The bill modernizes and clarifies electronic delivery of SEC regulatory documents—potentially speeding access and cutting costs—while shifting risks and costs onto firms and vulnerable investors through digital‑access gaps, cybersecurity exposure, and transitional compliance burdens.
Many investors (including seniors and taxpayers) and market participants can receive required SEC regulatory documents electronically, making delivery faster and more timely.
The bill creates clearer statutory definitions and directs the SEC and self-regulatory organizations to update rules, reducing compliance ambiguity for covered entities.
Modernizing the definition of 'website' (to include mobile apps and reasonable access) and permitting electronic delivery can lower firms' printing/postage costs and administrative burdens.
Some investors—especially seniors and low-income individuals—may miss important disclosures if firms rely on electronic delivery or notices and recipients lack reliable digital access.
Compliance, transition, and reminder requirements (including paper-notice periods and remediation obligations) and necessary system upgrades will impose costs on firms that may be passed along to customers.

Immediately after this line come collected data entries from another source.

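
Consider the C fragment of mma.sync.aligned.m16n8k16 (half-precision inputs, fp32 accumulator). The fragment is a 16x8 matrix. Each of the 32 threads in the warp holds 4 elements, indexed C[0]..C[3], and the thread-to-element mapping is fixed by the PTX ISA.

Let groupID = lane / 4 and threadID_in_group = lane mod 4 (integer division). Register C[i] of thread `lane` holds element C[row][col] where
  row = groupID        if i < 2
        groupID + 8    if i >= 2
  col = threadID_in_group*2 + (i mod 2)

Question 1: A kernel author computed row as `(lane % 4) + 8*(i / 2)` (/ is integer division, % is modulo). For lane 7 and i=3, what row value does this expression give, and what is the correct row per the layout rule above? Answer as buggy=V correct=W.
`(lane % 4) + 8*(i / 2)`[7,3]⇒11
lane 7⇒7/4=1, 7 mod 4=3
i=3  r:1+8⇒9  c:2·3+1⇒7
row: 11 vs 9

buggy=11 correct=9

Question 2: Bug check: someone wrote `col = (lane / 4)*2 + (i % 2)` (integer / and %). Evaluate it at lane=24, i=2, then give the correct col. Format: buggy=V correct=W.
`(lane / 4)*2 + (i % 2)`[24,2]->12
L=24->gid=24>>2=6, tid=24&3=0
[2]->row 6+8=14  col 0·2+0=0
col: 12 vs 0

buggy=12 correct=0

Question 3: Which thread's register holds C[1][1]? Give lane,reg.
r=1->g=1,rb=0  c=1->t=0,b0=1
L=1*4+0=4  i=0*2+1=1

4,1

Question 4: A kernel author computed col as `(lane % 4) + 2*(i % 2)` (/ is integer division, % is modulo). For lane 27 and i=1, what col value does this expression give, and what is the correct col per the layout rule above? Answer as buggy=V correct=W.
`(lane % 4) + 2*(i % 2)`[27,1]→5
lane 27→27/4=6, 27 mod 4=3
i=1  r:6+0→6  c:2·3+1→7
col: 5 vs 7

buggy=5 correct=7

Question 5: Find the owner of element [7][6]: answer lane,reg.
31,0

r=7->g=7,rb=0  c=6->t=3,b0=0
L=7*4+3=31  i=0*2+0=0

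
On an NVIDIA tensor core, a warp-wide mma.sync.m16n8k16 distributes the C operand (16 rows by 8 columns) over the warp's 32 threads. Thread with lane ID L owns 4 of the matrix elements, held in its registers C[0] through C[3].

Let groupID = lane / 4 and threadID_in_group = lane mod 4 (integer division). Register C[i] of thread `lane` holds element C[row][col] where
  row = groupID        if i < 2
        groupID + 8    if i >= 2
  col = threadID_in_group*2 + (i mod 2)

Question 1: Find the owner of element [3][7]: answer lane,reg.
15,1

r=3->g=3,rb=0  c=7->t=3,b0=1
L=3*4+3=15  i=0*2+1=1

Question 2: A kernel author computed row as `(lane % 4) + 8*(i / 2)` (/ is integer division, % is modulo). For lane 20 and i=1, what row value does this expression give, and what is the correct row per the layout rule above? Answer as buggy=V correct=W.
buggy=0 correct=5

`(lane % 4) + 8*(i / 2)`[20,1]->0
lane 20->20/4=5, 20 mod 4=0
i=1  r:5+0->5  c:2·0+1->1
row: 0 vs 5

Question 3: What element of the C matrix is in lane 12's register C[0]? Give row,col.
3,0

lane 12: g=3 (12/4), t=0 (12%4)
i=0: r=3+0=3, c=0*2+0=0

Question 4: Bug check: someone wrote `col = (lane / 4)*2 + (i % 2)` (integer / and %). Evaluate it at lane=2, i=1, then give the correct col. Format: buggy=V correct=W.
buggy=1 correct=5

`(lane / 4)*2 + (i % 2)`[2,1]⇒1
lane 2: gr=0 (2/4), th=2 (2%4)
i=1: r=0+0=0, c=2*2+1=5
col: 1 vs 5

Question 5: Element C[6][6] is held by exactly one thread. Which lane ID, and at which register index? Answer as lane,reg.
r: 6->gid=6,r8=0  c: 6->tid=3,i&1=0
L=6*4+3=27  i=0*2+0=0

27,0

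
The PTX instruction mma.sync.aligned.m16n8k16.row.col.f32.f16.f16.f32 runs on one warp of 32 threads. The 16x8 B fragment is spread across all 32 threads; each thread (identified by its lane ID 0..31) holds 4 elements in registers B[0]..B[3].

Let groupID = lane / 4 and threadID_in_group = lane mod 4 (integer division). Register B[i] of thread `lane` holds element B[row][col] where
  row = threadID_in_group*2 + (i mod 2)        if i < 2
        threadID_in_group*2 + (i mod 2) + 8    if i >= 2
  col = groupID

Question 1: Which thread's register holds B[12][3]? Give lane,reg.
c=3→G=3  r=12→rhi=1,T=2,p=0
L=3*4+2=14  i=1*2+0=2

14,2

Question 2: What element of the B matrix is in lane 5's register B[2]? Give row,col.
10,1

L=5=>grp=5>>2=1, tig=5&3=1
[2]=>row 1·2+0+8=10  col grp=1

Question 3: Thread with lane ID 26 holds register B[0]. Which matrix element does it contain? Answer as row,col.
lane 26=>26/4=6, 26 mod 4=2
i=0  r:2·2+0+0=>4  c:6

4,6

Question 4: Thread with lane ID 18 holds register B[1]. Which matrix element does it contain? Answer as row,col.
5,4

L=18→G=18>>2=4, T=18&3=2
[1]→row 2·2+1+0=5  col G=4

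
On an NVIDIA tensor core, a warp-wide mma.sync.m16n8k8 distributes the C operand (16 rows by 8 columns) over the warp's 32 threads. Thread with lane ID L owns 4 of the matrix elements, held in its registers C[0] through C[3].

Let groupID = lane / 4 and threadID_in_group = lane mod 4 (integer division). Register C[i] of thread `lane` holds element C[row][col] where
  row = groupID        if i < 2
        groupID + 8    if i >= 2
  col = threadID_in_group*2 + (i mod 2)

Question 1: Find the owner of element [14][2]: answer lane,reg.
r=14->g=6,rb=1  c=2->t=1,b0=0
L=6*4+1=25  i=1*2+0=2

25,2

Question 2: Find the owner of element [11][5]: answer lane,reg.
14,3

r=11→G=3,rhi=1  c=5→T=2,p=1
L=3*4+2=14  i=1*2+1=3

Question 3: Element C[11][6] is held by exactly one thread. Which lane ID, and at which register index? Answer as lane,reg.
15,2

r:11=>grp=3,rB=1  c:6=>tig=3,lo=0
L=3*4+3=15  i=1*2+0=2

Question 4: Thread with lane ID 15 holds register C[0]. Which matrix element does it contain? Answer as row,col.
3,6

lane 15: G=3 (15/4), T=3 (15%4)
i=0: r=3+0=3, c=3*2+0=6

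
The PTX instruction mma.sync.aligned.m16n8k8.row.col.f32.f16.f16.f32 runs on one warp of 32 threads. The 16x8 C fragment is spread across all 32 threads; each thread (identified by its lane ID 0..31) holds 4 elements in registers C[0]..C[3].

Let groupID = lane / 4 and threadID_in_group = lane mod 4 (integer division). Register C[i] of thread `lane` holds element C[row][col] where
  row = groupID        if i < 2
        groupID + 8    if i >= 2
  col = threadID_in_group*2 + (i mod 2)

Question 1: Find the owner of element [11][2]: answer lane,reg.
13,2

r=11→G=3,rhi=1  c=2→T=1,p=0
L=3*4+1=13  i=1*2+0=2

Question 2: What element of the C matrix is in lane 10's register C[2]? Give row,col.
lane 10->10/4=2, 10 mod 4=2
i=2  r:2+8->10  c:2·2+0->4

10,4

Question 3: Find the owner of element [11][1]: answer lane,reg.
r:11=>grp=3,rB=1  c:1=>tig=0,lo=1
L=3*4+0=12  i=1*2+1=3

12,3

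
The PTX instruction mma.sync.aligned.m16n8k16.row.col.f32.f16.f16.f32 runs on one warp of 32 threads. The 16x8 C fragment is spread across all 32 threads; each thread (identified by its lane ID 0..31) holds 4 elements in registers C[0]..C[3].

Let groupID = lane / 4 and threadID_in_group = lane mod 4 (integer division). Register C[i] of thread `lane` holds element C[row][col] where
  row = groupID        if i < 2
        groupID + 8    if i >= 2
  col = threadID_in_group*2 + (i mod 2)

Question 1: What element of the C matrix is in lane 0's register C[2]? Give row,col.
L=0=>grp=0>>2=0, tig=0&3=0
[2]=>row 0+8=8  col 0·2+0=0

8,0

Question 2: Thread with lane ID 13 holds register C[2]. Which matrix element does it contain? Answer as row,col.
11,2

L=13⇒gr=13>>2=3, th=13&3=1
[2]⇒row 3+8=11  col 1·2+0=2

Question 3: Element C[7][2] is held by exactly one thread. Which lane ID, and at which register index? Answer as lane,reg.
r=7->g=7,rb=0  c=2->t=1,b0=0
L=7*4+1=29  i=0*2+0=0

29,0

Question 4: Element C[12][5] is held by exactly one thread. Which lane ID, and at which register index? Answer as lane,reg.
18,3

r=12->g=4,rb=1  c=5->t=2,b0=1
L=4*4+2=18  i=1*2+1=3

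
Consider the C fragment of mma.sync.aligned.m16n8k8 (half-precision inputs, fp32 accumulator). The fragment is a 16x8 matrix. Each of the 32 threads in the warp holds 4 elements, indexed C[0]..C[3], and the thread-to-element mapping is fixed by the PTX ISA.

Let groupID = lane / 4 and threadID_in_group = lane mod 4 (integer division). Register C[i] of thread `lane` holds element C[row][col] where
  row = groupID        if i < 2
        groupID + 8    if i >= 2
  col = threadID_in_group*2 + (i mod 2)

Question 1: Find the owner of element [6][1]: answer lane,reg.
24,1

r:6=>grp=6,rB=0  c:1=>tig=0,lo=1
L=6*4+0=24  i=0*2+1=1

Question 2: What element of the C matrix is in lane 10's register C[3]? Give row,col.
10,5

lane 10: g=2 (10/4), t=2 (10%4)
i=3: r=2+8=10, c=2*2+1=5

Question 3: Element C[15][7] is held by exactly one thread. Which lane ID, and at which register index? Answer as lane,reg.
31,3

r:15=>grp=7,rB=1  c:7=>tig=3,lo=1
L=7*4+3=31  i=1*2+1=3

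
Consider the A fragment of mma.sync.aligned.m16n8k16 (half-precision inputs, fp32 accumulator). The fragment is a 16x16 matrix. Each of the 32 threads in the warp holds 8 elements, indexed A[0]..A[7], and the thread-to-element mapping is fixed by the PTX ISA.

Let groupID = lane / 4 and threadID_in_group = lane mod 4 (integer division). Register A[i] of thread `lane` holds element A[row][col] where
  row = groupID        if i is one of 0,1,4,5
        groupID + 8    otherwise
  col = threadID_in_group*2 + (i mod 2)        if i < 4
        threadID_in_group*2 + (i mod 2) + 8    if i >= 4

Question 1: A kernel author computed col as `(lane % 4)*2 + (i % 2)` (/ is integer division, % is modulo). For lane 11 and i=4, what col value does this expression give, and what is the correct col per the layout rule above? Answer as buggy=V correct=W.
`(lane % 4)*2 + (i % 2)`[11,4]⇒6
lane 11: gr=2 (11/4), th=3 (11%4)
i=4: r=2+0=2, c=3*2+0+8=14
col: 6 vs 14

buggy=6 correct=14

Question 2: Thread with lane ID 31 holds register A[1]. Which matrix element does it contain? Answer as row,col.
7,7

lane 31: gr=7 (31/4), th=3 (31%4)
i=1: r=7+0=7, c=3*2+1+0=7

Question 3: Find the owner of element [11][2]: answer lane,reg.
r=11⇒gr=3,Rb=1  c=2⇒Cb=0,th=1,odd=0
L=3*4+1=13  i=0*4+1*2+0=2

13,2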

Electronic delivery and website posting increase risks of fraud, phishing, or other cybersecurity issues if firms or recipients lack robust authentication and protections.
Based on analysis of 3 sections of legislative text.

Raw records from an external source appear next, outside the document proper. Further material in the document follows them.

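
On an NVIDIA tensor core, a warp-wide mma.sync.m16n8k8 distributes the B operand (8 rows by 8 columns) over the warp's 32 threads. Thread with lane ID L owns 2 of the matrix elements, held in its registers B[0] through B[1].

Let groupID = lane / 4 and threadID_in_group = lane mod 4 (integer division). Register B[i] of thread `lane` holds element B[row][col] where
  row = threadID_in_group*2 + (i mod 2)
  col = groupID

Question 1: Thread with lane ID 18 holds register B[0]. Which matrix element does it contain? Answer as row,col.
4,4

lane 18->18/4=4, 18 mod 4=2
i=0  r:2·2+0->4  c:4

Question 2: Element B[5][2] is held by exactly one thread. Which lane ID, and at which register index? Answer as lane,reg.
c=2->g=2  r=5->t=2,b0=1
L=2*4+2=10  i=1=1

10,1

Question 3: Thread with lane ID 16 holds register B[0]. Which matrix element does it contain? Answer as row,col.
0,4

16: g=4,t=0
[0] (0*2+0,4) = (0,4)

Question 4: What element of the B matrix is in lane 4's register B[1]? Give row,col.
1,1

L=4⇒gr=4>>2=1, th=4&3=0
[1]⇒row 0·2+1=1  col gr=1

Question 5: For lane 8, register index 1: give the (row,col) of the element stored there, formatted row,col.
1,2

8: g=2,t=0
[1] (0*2+1,2) = (1,2)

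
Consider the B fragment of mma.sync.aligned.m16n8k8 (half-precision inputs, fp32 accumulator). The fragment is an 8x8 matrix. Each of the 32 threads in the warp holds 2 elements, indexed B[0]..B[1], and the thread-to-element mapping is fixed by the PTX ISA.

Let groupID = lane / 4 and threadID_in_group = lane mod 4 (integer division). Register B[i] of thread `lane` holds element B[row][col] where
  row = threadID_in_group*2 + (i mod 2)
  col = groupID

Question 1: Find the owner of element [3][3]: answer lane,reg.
13,1

c:3=>grp=3  r:3=>tig=1,lo=1
L=3*4+1=13  i=1=1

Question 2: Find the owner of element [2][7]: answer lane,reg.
29,0

c=7⇒gr=7  r=2⇒th=1,odd=0
L=7*4+1=29  i=0=0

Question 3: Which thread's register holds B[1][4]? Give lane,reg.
c=4→G=4  r=1→T=0,p=1
L=4*4+0=16  i=1=1

16,1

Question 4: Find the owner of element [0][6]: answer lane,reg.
c:6=>grp=6  r:0=>tig=0,lo=0
L=6*4+0=24  i=0=0

24,0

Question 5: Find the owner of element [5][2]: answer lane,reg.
c=2⇒gr=2  r=5⇒th=2,odd=1
L=2*4+2=10  i=1=1

10,1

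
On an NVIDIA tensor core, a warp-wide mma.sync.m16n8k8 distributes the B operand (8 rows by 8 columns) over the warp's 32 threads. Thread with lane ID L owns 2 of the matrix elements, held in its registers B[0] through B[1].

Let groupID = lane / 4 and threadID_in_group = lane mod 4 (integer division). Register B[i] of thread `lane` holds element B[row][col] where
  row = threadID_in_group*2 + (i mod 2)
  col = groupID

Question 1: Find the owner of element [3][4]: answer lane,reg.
c=4→G=4  r=3→T=1,p=1
L=4*4+1=17  i=1=1

17,1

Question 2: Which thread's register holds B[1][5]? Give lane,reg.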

Requires the SEC to allow covered securities entities to deliver required regulatory documents electronically and sets investor protections and rulemaking deadlines.

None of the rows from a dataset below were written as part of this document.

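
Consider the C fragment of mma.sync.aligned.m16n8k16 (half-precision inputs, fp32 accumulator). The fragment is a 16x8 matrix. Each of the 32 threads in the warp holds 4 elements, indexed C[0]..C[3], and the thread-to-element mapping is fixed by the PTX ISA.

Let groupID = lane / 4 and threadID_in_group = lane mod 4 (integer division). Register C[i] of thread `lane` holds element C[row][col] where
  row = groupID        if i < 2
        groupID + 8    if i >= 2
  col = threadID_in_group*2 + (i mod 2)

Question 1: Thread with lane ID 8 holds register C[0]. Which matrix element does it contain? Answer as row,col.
lane 8=>8/4=2, 8 mod 4=0
i=0  r:2+0=>2  c:2·0+0=>0

2,0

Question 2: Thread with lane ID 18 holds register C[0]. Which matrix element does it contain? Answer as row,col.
18: G=4,T=2
[0] (4+0,2*2+0) = (4,4)

4,4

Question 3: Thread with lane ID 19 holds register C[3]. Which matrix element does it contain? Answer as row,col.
lane 19⇒19/4=4, 19 mod 4=3
i=3  r:4+8⇒12  c:2·3+1⇒7

12,7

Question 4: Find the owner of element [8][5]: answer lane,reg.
2,3

r=8->g=0,rb=1  c=5->t=2,b0=1
L=0*4+2=2  i=1*2+1=3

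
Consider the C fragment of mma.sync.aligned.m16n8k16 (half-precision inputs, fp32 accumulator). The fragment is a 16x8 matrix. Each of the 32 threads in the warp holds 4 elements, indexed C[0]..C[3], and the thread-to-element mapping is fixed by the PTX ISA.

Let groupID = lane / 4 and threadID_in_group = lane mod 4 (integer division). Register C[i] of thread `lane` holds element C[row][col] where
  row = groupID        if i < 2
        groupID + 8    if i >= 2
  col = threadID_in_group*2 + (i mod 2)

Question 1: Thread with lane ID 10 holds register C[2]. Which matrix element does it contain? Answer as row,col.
10,4

lane 10⇒10/4=2, 10 mod 4=2
i=2  r:2+8⇒10  c:2·2+0⇒4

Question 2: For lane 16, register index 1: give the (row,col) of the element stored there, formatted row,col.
lane 16->16/4=4, 16 mod 4=0
i=1  r:4+0->4  c:2·0+1->1

4,1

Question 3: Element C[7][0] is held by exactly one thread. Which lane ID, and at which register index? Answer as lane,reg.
r=7→G=7,rhi=0  c=0→T=0,p=0
L=7*4+0=28  i=0*2+0=0

28,0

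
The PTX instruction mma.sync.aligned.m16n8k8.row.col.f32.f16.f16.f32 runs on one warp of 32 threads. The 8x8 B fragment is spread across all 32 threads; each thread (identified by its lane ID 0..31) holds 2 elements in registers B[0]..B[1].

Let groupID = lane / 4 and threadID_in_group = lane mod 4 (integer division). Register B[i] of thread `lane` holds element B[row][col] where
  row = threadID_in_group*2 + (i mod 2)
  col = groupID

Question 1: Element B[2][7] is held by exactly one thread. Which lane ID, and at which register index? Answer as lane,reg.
29,0

c=7⇒gr=7  r=2⇒th=1,odd=0
L=7*4+1=29  i=0=0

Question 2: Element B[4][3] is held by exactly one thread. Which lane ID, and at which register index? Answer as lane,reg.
14,0

c=3→G=3  r=4→T=2,p=0
L=3*4+2=14  i=0=0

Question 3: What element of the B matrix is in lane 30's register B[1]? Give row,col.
5,7

lane 30: grp=7 (30/4), tig=2 (30%4)
i=1: r=2*2+1=5, c=grp=7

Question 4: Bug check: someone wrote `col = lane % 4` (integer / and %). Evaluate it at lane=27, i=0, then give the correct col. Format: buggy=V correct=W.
buggy=3 correct=6

`lane % 4`[27,0]=>3
L=27=>grp=27>>2=6, tig=27&3=3
[0]=>row 3·2+0=6  col grp=6
col: 3 vs 6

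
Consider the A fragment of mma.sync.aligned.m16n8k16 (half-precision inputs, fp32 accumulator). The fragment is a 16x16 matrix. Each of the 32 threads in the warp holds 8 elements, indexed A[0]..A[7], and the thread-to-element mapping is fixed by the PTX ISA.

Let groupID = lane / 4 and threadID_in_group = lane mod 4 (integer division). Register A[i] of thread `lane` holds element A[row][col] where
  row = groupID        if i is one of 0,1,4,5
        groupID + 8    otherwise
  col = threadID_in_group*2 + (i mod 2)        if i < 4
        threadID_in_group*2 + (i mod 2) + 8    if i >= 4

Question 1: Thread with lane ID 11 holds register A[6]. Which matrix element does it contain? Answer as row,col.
10,14

L=11⇒gr=11>>2=2, th=11&3=3
[6]⇒row 2+8=10  col 3·2+0+8=14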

Introduced May 22, 2025 by Thomas Roland Tillis · Last progress May 22, 2025
Requires the Securities and Exchange Commission to create a regulatory framework allowing broker‑dealers, investment advisers, funds, transfer agents, funding portals, and other SEC‑regulated entities to meet delivery requirements for prospectuses, reports, notices, statements, proxy materials, and related regulatory documents by electronic delivery. The SEC must propose rules within 180 days and adopt final rules within one year; the bill sets required protections (initial paper contact, opt‑out rights, failed‑delivery remediation, readability/retainability standards, confidentiality safeguards) and allows entities to use electronic delivery if the SEC does not act on time.